Usefully, you can also find an address by simply Googling it. A Google Local Search option is part of TomTom's excellent LIVE Services package. Considering that the built-in database of POIs (Places of Interest) rarely has what you're looking for, being able to Google a restaurant or business via GPRS is often more accurate, and can save you a lot of time.
Google Local Search is part of a net-connected suite of services that also includes weather updates (take 'em or leave 'em) and speed camera locations (vital). The LIVE Services also feature the ability to correct your maps and share any amends with other TomTom users. Similarly, you can install updates from the wider Map Share community by hooking the Via LIVE 120 up to a computer.
As handy as these frills are, the HD Traffic option remains the primary reason for buying a TomTom over a rival sat-nav. Garmin models, for example, get their traffic information via RDS TMC, a method which encodes data inside commercial FM radio signals. It's a solid system – tried and tested – but traffic updates can be slow to filter through.
The HD Traffic system is more high-tech. Like a mobile phone, the Via LIVE 120 has a built-in SIM card so its location can be tracked.

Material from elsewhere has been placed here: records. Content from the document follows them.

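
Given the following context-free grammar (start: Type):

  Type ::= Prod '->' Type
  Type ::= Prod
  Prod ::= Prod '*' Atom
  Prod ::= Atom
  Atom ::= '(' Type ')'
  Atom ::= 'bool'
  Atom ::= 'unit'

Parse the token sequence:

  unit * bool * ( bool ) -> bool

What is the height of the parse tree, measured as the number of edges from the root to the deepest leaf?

6

[Type [Prod [Prod [Prod [Atom unit]] * [Atom bool]] * [Atom ( [Type [Prod [Atom bool]]] )]] -> [Type [Prod [Atom bool]]]]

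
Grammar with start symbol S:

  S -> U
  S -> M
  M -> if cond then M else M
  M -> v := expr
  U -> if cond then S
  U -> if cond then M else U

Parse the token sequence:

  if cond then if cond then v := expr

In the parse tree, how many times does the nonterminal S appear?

[S [U if cond then [S [U if cond then [S [M v := expr]]]]]]

3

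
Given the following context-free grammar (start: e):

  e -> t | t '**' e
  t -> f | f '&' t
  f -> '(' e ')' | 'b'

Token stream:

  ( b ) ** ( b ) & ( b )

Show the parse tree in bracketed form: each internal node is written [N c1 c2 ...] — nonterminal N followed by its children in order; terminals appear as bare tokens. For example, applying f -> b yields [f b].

e
t ** e
f ** e
( e ) ** e
( t ) ** e
( f ) ** e
( b ) ** e
( b ) ** t
( b ) ** f & t
( b ) ** ( e ) & t
( b ) ** ( t ) & t
( b ) ** ( f ) & t
( b ) ** ( b ) & t
( b ) ** ( b ) & f
( b ) ** ( b ) & ( e )
( b ) ** ( b ) & ( t )
( b ) ** ( b ) & ( f )
( b ) ** ( b ) & ( b )

[e [t [f ( [e [t [f b]]] )]] ** [e [t [f ( [e [t [f b]]] )] & [t [f ( [e [t [f b]]] )]]]]]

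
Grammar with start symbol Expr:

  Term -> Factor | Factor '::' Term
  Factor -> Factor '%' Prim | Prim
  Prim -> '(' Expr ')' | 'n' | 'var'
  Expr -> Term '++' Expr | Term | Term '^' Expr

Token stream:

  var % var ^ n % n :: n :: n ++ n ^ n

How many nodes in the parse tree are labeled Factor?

8

[Expr [Term [Factor [Factor [Prim var]] % [Prim var]]] ^ [Expr [Term [Factor [Factor [Prim n]] % [Prim n]] :: [Term [Factor [Prim n]] :: [Term [Factor [Prim n]]]]] ++ [Expr [Term [Factor [Prim n]]] ^ [Expr [Term [Factor [Prim n]]]]]]]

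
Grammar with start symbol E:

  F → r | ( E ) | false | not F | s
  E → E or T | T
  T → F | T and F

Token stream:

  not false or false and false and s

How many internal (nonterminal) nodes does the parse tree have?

[E [E [T [F not [F false]]]] or [T [T [T [F false]] and [F false]] and [F s]]]

11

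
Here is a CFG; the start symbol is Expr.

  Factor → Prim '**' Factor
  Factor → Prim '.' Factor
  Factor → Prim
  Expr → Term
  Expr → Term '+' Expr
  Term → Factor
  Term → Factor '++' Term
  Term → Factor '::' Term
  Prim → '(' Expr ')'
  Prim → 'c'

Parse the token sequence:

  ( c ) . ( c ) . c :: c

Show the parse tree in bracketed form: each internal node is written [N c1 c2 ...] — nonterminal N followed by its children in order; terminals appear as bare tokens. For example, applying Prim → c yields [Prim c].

Expr
Term
Factor :: Term
Prim . Factor :: Term
( Expr ) . Factor :: Term
( Term ) . Factor :: Term
( Factor ) . Factor :: Term
( Prim ) . Factor :: Term
( c ) . Factor :: Term
( c ) . Prim . Factor :: Term
( c ) . ( Expr ) . Factor :: Term
( c ) . ( Term ) . Factor :: Term
( c ) . ( Factor ) . Factor :: Term
( c ) . ( Prim ) . Factor :: Term
( c ) . ( c ) . Factor :: Term
( c ) . ( c ) . Prim :: Term
( c ) . ( c ) . c :: Term
( c ) . ( c ) . c :: Factor
( c ) . ( c ) . c :: Prim
( c ) . ( c ) . c :: c

[Expr [Term [Factor [Prim ( [Expr [Term [Factor [Prim c]]]] )] . [Factor [Prim ( [Expr [Term [Factor [Prim c]]]] )] . [Factor [Prim c]]]] :: [Term [Factor [Prim c]]]]]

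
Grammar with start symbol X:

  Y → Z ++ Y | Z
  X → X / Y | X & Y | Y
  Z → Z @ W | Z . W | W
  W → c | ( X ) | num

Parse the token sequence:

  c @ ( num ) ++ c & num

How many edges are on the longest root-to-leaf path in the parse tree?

9

[X [X [Y [Z [Z [W c]] @ [W ( [X [Y [Z [W num]]]] )]] ++ [Y [Z [W c]]]]] & [Y [Z [W num]]]]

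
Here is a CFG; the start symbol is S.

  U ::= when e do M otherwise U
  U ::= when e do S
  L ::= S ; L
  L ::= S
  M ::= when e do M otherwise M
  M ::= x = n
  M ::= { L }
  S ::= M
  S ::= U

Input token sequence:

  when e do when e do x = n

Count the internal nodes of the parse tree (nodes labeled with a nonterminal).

6

[S [U when e do [S [U when e do [S [M x = n]]]]]]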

In fact, the HD Traffic system brings together data from up to "80 million anonymous mobile phone users on the road", as well as over one million connected TomTom devices. The result is an unparalleled model of UK and European traffic flow, capable of showing where problems are occurring and updating TomTom users every two minutes.
The advantage of HD Traffic is that the TomTom Via LIVE 120 can dynamically guide you around problems on your journey. Traffic alerts or delays are shown in a vertical bar on the right-hand side of the display and you can set the device to automatically re-calculate and re-route your journey if a faster route becomes available.
The disadvantage? While the first year of TomTom's LIVE Services are free when you buy the Via LIVE 120, an ongoing yearly subscription will cost you £47.50. But it's arguably worth it. Especially if you do more than family weekenders and the school run.
Used in conjunction with TomTom's IQ Routes system, the Via LIVE 120 gives you an almost God-like view of road conditions. This clever routing algorithm uses the real measured speed of cars on sections of road to plan the quickest route, based on the time of day you're travelling. So not only will the TomTom Via LIVE 120 warn you of accidents and congestion, it will also be aware of rush-hour traffic and will try to avoid roads that get regularly jammed in the post-work dash for home.